After his death in 1909, sons Arthur and Waldo assumed control of the company. While Arthur and Ninah Cummer’s Riverside residence eventually became the Cummer Museum of Art and Gardens, the lumber mill site was repositioned as a drydock yard for the George D. Auchter Company and a wallboard plant for the United States Gypsum Company (USG). The product gypsum dates to the 1890s, when companies perfected a method of making a fine plaster mixture. This mixture was perfect for making lightweight walls, which became a viable competitor to line plaster. Dating back to 1901, USG was the first company of its kind in the U.S. USG opened its Jacksonville wallboard plant on the Cummer site in 1939. Using Cummer’s old railroad for its raw materials, the 42.8-acre industrial operation covers more than 700,000 square feet and once included its own paper mill designed to manufacture a full line of chipboard papers utilized exclusively for the company’s gypsum products.
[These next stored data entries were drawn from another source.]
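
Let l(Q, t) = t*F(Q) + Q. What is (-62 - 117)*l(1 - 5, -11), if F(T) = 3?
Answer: 6623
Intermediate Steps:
l(Q, t) = Q + 3*t (l(Q, t) = t*3 + Q = 3*t + Q = Q + 3*t)
(-62 - 117)*l(1 - 5, -11) = (-62 - 117)*((1 - 5) + 3*(-11)) = -179*(-4 - 33) = -179*(-37) = 6623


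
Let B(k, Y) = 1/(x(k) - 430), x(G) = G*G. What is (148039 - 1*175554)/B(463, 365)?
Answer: -5886531585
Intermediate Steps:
x(G) = G²
B(k, Y) = 1/(-430 + k²) (B(k, Y) = 1/(k² - 430) = 1/(-430 + k²))
(148039 - 1*175554)/B(463, 365) = (148039 - 1*175554)/(1/(-430 + 463²)) = (148039 - 175554)/(1/(-430 + 214369)) = -27515/(1/213939) = -27515/1/213939 = -27515*213939 = -5886531585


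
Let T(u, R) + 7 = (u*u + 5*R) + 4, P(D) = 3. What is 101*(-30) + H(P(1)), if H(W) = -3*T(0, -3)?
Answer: -2976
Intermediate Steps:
T(u, R) = -3 + u² + 5*R (T(u, R) = -7 + ((u*u + 5*R) + 4) = -7 + ((u² + 5*R) + 4) = -7 + (4 + u² + 5*R) = -3 + u² + 5*R)
H(W) = 54 (H(W) = -3*(-3 + 0² + 5*(-3)) = -3*(-3 + 0 - 15) = -3*(-18) = 54)
101*(-30) + H(P(1)) = 101*(-30) + 54 = -3030 + 54 = -2976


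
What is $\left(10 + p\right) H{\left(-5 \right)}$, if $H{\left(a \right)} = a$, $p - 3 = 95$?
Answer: $-540$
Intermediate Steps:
$p = 98$ ($p = 3 + 95 = 98$)
$\left(10 + p\right) H{\left(-5 \right)} = \left(10 + 98\right) \left(-5\right) = 108 \left(-5\right) = -540$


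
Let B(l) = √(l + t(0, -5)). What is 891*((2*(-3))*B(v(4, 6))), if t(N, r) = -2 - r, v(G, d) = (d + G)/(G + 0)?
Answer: -2673*√22 ≈ -12537.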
Today, USG is the largest distributor of wallboard in the country as well as the largest manufacturer of gypsum products. Some of their most significant brands include SHEETROCK, FIBEROCK, and Tuff Hide. The Jacksonville wallboard plant is one of USG’s larger facilities, producing more than 23 million sheets of wallboard annually. It also serves as a distribution center for their DUROCK brand cement board, FIBEROCK brand gypsum fiber panels, wallboard accessories and dry setting-type compounds. Products made in Jacksonville are shipped nationally as well as internationally to Central and South America.